The seven-page handwritten note, dated March 19, 1953, contains diagrams that outline the scientists' model for how "des-oxy-ribose-nucleic-acid (read it carefully)" replicates and encodes instructions for the development and function of living things.
"In other words we think we have found the basic copying mechanism by which life comes from life," Crick wrote to his son, Michael, who was at boarding school at the time, signing off, "lots of love, Daddy." [See Images of Crick's 'Secret of Life' Letter]
As legend has it, when Watson and Crick made their discovery on Feb. 28, 1953, Crick announced inside a local Cambridge pub called the Eagle, "We have discovered the secret of life." Their findings wouldn't be published in the journal Nature until two months later, and the note to Michael is likely one of the first written explanations of the discovery.
"As far as we know this is the first public description of these ideas that have become the keystone of molecular biology and which have spawned a whole new industry and generations of follow on discovery," Michael Crick wrote in Christie's catalogue.
The auction was handled by Christie's, which had valued the letter at $1-2 million dollars, comparing it to a letter Albert Einstein wrote to President Franklin D. Roosevelt warning about the potential of nuclear weapons. Christie's sold that letter in 2002 for just over $2 million.?
According to Christie's, Crick's family plans to give half of the proceeds from the sale of the DNA letter to the Salk Institute in California, where the scientist, who died in 2004, studied consciousness later in his career.
One of Crick's notebooks, (valued between $4,000 and $6,000) snagged a $17,000 bid. And a drawing of Crick made by his wife, Odile Crick, an artist who drew the double helix for her husband and Watson, was auctioned off for $14,000 today. (Christie's had estimated it would sell for $8,000-$12,000).
Those three items were among the Crick-related mementos on sale this week in New York.

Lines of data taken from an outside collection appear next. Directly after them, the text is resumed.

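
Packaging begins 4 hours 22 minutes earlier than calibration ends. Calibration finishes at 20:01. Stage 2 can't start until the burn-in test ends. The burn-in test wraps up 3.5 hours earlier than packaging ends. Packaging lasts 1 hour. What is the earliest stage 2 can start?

13:09

Packaging starts at 20:01 − 262 min = 15:39.
Packaging ends at 15:39 + 60 min = 16:39.
The burn-in test ends at 16:39 − 210 min = 13:09.
Stage 2 is bounded by the burn-in test, so the earliest it can start is 13:09.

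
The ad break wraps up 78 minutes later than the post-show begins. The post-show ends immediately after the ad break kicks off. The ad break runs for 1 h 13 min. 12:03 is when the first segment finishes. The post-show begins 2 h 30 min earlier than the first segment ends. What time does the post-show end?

The post-show starts at 12:03 − 150 min = 09:33.
The ad break ends at 09:33 + 78 min = 10:51.
The ad break starts at 10:51 − 73 min = 09:38.
So the post-show ends at 09:38.

09:38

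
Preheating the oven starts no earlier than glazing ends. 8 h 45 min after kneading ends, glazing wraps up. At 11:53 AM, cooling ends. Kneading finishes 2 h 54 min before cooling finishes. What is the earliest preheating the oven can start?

Kneading ends at 11:53 AM − 174 min = 8:59 AM.
Glazing ends at 8:59 AM + 525 min = 5:44 PM.
Preheating the oven is bounded by glazing, so the earliest it can start is 5:44 PM.

5:44 PM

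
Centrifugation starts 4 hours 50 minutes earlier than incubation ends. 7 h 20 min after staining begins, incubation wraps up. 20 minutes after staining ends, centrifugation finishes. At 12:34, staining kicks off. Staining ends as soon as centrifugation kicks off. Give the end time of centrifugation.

15:24

Incubation ends at 12:34 + 440 min = 19:54.
Centrifugation starts at 19:54 − 290 min = 15:04.
So staining ends at 15:04.
Centrifugation ends at 15:04 + 20 min = 15:24.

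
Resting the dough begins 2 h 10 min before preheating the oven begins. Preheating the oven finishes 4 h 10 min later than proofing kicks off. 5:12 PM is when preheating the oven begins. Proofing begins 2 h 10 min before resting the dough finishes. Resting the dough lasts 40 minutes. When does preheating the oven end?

Resting the dough starts at 5:12 PM − 130 min = 3:02 PM.
Resting the dough ends at 3:02 PM + 40 min = 3:42 PM.
Proofing starts at 3:42 PM − 130 min = 1:32 PM.
Preheating the oven ends at 1:32 PM + 250 min = 5:42 PM.

5:42 PM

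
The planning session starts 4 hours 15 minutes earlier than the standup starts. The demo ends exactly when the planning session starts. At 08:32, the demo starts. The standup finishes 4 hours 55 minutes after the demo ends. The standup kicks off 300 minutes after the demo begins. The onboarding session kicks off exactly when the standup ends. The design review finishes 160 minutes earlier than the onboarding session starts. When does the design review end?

11:32

The standup starts at 08:32 + 300 min = 13:32.
The planning session starts at 13:32 − 255 min = 09:17.
So the demo ends at 09:17.
The standup ends at 09:17 + 295 min = 14:12.
So the onboarding session starts at 14:12.
The design review ends at 14:12 − 160 min = 11:32.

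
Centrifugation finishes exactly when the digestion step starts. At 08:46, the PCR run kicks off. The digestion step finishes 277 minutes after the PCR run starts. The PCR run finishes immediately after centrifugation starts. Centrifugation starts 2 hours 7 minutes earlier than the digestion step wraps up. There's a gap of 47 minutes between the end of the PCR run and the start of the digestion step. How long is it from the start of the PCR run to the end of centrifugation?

The digestion step ends at 08:46 + 277 min = 13:23.
Centrifugation starts at 13:23 − 127 min = 11:16.
So the PCR run ends at 11:16.
The digestion step starts at 11:16 + 47 min = 12:03.
So centrifugation ends at 12:03.
From 08:46 to 12:03 is 197 minutes.

197 minutes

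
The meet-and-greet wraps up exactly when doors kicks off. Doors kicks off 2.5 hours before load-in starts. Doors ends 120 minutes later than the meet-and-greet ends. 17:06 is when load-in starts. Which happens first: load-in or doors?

Doors starts at 17:06 − 150 min = 14:36.
Load-in starts at 17:06 and doors starts at 14:36, so doors is first.

doors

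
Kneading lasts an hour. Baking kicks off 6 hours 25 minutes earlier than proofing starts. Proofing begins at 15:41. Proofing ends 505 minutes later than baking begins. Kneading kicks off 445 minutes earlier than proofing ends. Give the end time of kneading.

11:16

Baking starts at 15:41 − 385 min = 09:16.
Proofing ends at 09:16 + 505 min = 17:41.
Kneading starts at 17:41 − 445 min = 10:16.
Kneading ends at 10:16 + 60 min = 11:16.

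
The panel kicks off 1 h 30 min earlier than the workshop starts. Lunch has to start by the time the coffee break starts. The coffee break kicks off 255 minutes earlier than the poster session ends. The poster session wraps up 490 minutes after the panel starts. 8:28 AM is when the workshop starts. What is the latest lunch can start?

The panel starts at 8:28 AM − 90 min = 6:58 AM.
The poster session ends at 6:58 AM + 490 min = 3:08 PM.
The coffee break starts at 3:08 PM − 255 min = 10:53 AM.
Lunch is bounded by the coffee break, so the latest it can start is 10:53 AM.

10:53 AM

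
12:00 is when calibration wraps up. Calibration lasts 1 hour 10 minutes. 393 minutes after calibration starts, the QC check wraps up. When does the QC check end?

Calibration starts at 12:00 − 70 min = 10:50.
The QC check ends at 10:50 + 393 min = 17:23.

17:23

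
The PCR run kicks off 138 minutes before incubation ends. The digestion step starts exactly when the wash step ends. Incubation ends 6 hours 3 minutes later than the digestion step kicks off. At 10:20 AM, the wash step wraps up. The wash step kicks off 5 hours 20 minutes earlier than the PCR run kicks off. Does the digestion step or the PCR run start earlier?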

Tomorrow (April 11), Heritage Auctions will sell the Nobel medal, struck in 23-carat gold, that Crick received for the discovery in 1962, alongside Watson and Maurice Wilkins.
Heritage Auctions has valued the medal and accompanying diploma at $500,000. As of Wednesday afternoon, the standing bid on the items was $280,000. Thursday's sale will also include Crick's award check with his endorsement on the back, the scientist's lab coat, his gardening logs, nautical journals and books.